En su extenso libro sobre la teoría de los colores, a veces, el poeta le gana la mano al científico, y encontramos entre sus anotaciones algunos pasajes con un toque lírico desde luego tal vez involuntario: "Hay flores blancas cuyos pétalos han alcanzado la pureza máxima: pero también las hay coloreadas que ostentan el hermoso fenómeno elemental. Y asimismo las hay que sólo parcialmente se han elevado del verde hasta una categoría superior". O más adelante: "Son el color y el sonido como dos ríos que nacen en la misma montaña, pero en condiciones muy distintas, y corren en dirección contraria, de suerte que no ofrecen ningún punto de analogía en su curso".
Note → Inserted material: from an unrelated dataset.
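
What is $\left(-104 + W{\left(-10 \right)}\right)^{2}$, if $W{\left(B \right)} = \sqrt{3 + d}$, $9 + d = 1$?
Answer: $\left(104 - i \sqrt{5}\right)^{2} \approx 10811.0 - 465.1 i$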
En el prólogo de ese libro singular, que recomiendo a los amantes de la buena literatura, Goethe habla de la teoría de los colores de Newton como de un "viejo castillo roquero" que debe ser ampliado y modificado poco a poco, y algo después, hablando de ese mismo castillo, le sale del alma su espíritu revolucionario, o al menos la nostalgia de sus cuarenta años, recordando las vivencias de la Revolución Francesa; y en un texto inequívocamente científico escribe: "Si en un supremo alarde de fuerza y maña logramos demoler esa Bastilla y reducirla a un mero solar, lo utilizaremos para hacer desfilar por él un lucido cortejo de policromas figuras".
Dicho sea de paso y para concluir: la Ciencia le ha rendido a Goethe, a su debido tiempo, el homenaje que le debía. Los mineralogistas bautizaron con el nombre de goethita un óxido de hierro que al soplete se funde tan sólo en los bordes. Es casi una metáfora de la obra literaria del genio de Weimar: por mucho fuego crítico que le apliquen a su superficie, el centro es refractario al incendio exterior, y es porque, como el sol, se alimenta —o se consume— de su propia combustión.